Поймав себя однажды на том, что он целый вечер наслаждался стихами Гейне, Толстой остался очень собой недоволен и успокоился, лишь объяснив это тем, что он сам испорчен ложными взглядами на искусство.
Учитывая все эти странности великого человека, казалось бы, не так уж обязательно считаться с тем, что «нравилось», а что «не нравилось» ему в искусстве.
Но отношение Толстого к Достоевскому – явление совсем другого рода. В том-то все и дело, что Достоевский Толстому не просто нравился. Он его восхищал:
Его небрежная страница стоит целых томов теперешних писателей… Я для «Воскресения» прочел недавно «Записки из Мертвого дома»… Какая это удивительная вещь…
Записи П. А. Сергиенко
Одна его страничка стоит целой повести Тургенева, хотя язык Тургенева нельзя сравнить с языком Достоевского…
В. А. Абрикосов. «Двенадцать лет около Толстого»
Эти восторженные отзывы неизменно сопровождаются оговорками:
Достоевский – такой писатель, в которого непременно нужно углубиться, забыв на время несовершенство его формы, чтобы отыскать под ней действительную красоту…
Во всех оговорках такого рода есть намек на то, что художественная манера Достоевского таит в себе некую загадку Речь идет не о том, что «несовершенство формы» Достоевского – недостаток, на который можно закрыть глаза, принимая во внимание какие-то другие достоинства этого писателя. Скажем, писал плохо, небрежно, но все эти дефекты «формы» с лихвой искупаются значительностью «содержания».
«Несовершенство формы» Достоевского рассматривается как некий художественный принцип, который таит в себе какие-то еще не понятые до конца, но несомненно чисто «формальные», чисто эстетические достижения – «действительную красоту».
Еще определеннее высказался на этот счет Хемингуэй:
Я все думаю о Достоевском. Как может человек писать так плохо, так невероятно плохо, и так сильно на тебя воздействовать?
«Праздник, который всегда с тобой»
Тут уже прямо говорится о том, что проза Достоевского являет собой некий эстетический парадокс. Исключение из общего правила.

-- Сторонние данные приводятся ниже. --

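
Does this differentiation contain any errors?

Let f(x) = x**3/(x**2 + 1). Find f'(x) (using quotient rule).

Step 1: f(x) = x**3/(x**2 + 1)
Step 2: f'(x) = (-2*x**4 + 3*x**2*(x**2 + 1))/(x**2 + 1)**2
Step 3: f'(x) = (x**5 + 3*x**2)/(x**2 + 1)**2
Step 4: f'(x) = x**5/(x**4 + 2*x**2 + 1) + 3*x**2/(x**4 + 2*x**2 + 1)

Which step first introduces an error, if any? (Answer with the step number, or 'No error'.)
Step 3

Step 3 is incorrect due to a wrong exponent.
The step shows: (x**5 + 3*x**2)/(x**2 + 1)**2
The correct value should be: (x**4 + 3*x**2)/(x**2 + 1)**2

Explanation: The exponent 4 on x was incorrectly written as 5: the term (x**4 + 3*x**2)/(x**2 + 1)**2 was incorrectly written as (x**5 + 3*x**2)/(x**2 + 1)**2
The later steps are derived from this incorrect expression, so the error originates in Step 3.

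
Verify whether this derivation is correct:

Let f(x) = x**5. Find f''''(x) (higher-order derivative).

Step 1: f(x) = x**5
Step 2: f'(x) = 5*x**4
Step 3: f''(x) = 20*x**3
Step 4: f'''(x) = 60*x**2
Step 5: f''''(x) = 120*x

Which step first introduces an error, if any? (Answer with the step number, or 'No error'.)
No error

All steps in this derivation are correct.
The final answer f''''(x) = 120*x is valid.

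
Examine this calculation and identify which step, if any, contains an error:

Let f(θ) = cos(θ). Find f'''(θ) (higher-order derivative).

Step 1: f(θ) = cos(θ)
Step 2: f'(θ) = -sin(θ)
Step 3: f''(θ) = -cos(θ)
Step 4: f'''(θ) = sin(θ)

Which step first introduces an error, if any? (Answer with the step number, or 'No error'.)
No error

All steps in this derivation are correct.
The final answer f'''(θ) = sin(θ) is valid.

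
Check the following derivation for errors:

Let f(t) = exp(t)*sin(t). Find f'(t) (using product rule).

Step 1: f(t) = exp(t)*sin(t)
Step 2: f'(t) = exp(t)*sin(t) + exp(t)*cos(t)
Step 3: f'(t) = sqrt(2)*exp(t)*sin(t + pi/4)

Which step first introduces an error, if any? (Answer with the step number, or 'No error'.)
No error

All steps in this derivation are correct.
The final answer f'(t) = sqrt(2)*exp(t)*sin(t + pi/4) is valid.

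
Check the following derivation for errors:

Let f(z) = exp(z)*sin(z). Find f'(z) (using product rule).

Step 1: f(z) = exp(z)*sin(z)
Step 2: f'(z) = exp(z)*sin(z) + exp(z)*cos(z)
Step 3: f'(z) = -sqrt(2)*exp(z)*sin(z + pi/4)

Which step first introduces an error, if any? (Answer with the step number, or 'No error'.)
Step 3

Step 3 is incorrect due to a sign flip.
The step shows: -sqrt(2)*exp(z)*sin(z + pi/4)
The correct value should be: sqrt(2)*exp(z)*sin(z + pi/4)

Explanation: The sign of the whole expression was flipped: the term sqrt(2)*exp(z)*sin(z + pi/4) was incorrectly written as -sqrt(2)*exp(z)*sin(z + pi/4)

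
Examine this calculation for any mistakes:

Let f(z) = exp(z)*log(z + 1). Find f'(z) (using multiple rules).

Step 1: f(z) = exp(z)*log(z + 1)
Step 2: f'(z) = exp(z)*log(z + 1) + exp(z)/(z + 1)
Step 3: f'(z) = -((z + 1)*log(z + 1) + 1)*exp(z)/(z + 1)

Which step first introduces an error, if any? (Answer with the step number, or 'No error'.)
Step 3

Step 3 is incorrect due to a sign flip.
The step shows: -((z + 1)*log(z + 1) + 1)*exp(z)/(z + 1)
The correct value should be: ((z + 1)*log(z + 1) + 1)*exp(z)/(z + 1)

Explanation: The sign of the whole expression was flipped: the term ((z + 1)*log(z + 1) + 1)*exp(z)/(z + 1) was incorrectly written as -((z + 1)*log(z + 1) + 1)*exp(z)/(z + 1)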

С одной стороны, перед нами писатель, который пишет «плохо», «невероятно плохо». С другой стороны, эта «невероятно плохая» проза каким-то непостижимым образом оказывает на нас необыкновенно сильное художественное воздействие.
Прежде чем разбираться в существе этого парадокса, надо уяснить, что конкретно имеется в виду, когда речь идет о том, что Достоевский «пишет плохо».

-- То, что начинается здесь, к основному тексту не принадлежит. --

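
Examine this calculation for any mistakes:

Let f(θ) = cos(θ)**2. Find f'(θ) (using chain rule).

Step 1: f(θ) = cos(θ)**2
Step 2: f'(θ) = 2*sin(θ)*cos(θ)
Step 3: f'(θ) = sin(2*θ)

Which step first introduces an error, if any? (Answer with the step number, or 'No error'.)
Step 2

Step 2 is incorrect due to a sign flip.
The step shows: 2*sin(θ)*cos(θ)
The correct value should be: -2*sin(θ)*cos(θ)

Explanation: The sign of the whole expression was flipped: the term -2*sin(θ)*cos(θ) was incorrectly written as 2*sin(θ)*cos(θ)
The later steps are derived from this incorrect expression, so the error originates in Step 2.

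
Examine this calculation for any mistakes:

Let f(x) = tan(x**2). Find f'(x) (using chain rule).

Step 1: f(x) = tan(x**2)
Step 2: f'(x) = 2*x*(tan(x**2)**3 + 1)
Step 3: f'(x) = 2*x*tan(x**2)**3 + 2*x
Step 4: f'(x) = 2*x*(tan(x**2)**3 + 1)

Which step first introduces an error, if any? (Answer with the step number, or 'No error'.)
Step 2

Step 2 is incorrect due to a wrong exponent.
The step shows: 2*x*(tan(x**2)**3 + 1)
The correct value should be: 2*x*(tan(x**2)**2 + 1)

Explanation: The exponent 2 on tan(x**2) was incorrectly written as 3: the term 2*x*(tan(x**2)**2 + 1) was incorrectly written as 2*x*(tan(x**2)**3 + 1)
The later steps are derived from this incorrect expression, so the error originates in Step 2.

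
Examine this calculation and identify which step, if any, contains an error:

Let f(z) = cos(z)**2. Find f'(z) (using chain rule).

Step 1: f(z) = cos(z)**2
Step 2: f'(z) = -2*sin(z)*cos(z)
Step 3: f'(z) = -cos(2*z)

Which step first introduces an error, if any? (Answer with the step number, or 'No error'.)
Step 3

Step 3 is incorrect due to a wrong trig function.
The step shows: -cos(2*z)
The correct value should be: -sin(2*z)

Explanation: sin(2*z) was incorrectly written as cos(2*z): the term -sin(2*z) was incorrectly written as -cos(2*z)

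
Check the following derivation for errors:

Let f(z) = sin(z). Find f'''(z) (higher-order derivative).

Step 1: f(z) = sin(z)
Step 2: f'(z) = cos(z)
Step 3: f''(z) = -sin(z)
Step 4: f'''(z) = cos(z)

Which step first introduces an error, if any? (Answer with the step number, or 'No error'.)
Step 4

Step 4 is incorrect due to a sign flip.
The step shows: cos(z)
The correct value should be: -cos(z)

Explanation: The sign of the whole expression was flipped: the term -cos(z) was incorrectly written as cos(z)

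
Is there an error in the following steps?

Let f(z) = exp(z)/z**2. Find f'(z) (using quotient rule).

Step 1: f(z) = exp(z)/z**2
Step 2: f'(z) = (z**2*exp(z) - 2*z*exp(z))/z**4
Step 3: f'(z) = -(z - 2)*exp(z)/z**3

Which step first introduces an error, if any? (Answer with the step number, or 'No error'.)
Step 3

Step 3 is incorrect due to a sign flip.
The step shows: -(z - 2)*exp(z)/z**3
The correct value should be: (z - 2)*exp(z)/z**3

Explanation: The sign of the whole expression was flipped: the term (z - 2)*exp(z)/z**3 was incorrectly written as -(z - 2)*exp(z)/z**3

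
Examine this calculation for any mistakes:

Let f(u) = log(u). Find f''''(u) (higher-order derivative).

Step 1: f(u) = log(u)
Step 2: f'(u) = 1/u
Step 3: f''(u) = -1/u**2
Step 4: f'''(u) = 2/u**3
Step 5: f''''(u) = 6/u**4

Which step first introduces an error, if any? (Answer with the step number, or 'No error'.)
Step 5

Step 5 is incorrect due to a sign flip.
The step shows: 6/u**4
The correct value should be: -6/u**4

Explanation: The sign of the whole expression was flipped: the term -6/u**4 was incorrectly written as 6/u**4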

На этот вопрос очень четко ответил И. Бунин, весьма пренебрежительно помянув Достоевского в своей статье «На поучение молодым писателям». Довольно ядовито отозвавшись о тех, кто не любит изобразительности в словесном искусстве, Бунин замечает:
Люби, не люби, как все-таки обойтись без этой изобразительности? Нелюбовь эта в моде теперь (в некоторых, разумеется, кружках, особенно среди тех, которые знают свою собственную слабую изобразительность и стараются отделаться «мудростью»). Но как же все-таки обойтись в музыке без звуков, в живописи без красок и без изображения (хотя бы самого новейшего, нелепейшего) предметов, а в словесности без слова, вещи, как известно, не совсем бесплотной? Это очень старо, но, право, не так уж глупо: «Писатель мыслит образами». Да, и всегда изображает. Разве не изображает даже Достоевский? «Князь весь трясся, он был весь как в лихорадке… Настасья Филипповна вся дрожала, она вся была как в горячке…» Не велика, конечно, изобразительность, а все-таки что же это?..
Писать «хорошо» для Бунина – это значит в совершенстве владеть даром словесной пластики, уметь с помощью слов воссоздавать предмет во всей его пластической ощутимости, создавать иллюзию соприкосновения с описываемым предметом.
«Хорошо» пишет тот, кто умеет достичь предельной изобразительности. Изобразительные средства Достоевского крайне примитивны, бедны. Следовательно, Достоевский «писал плохо».
Если бы этот силлогизм был только следствием из неверно понятой формулы («писатель мыслит образами»), можно было бы рассматривать его как просто курьез, один из многих курьезов, которыми так богата школьная эстетика.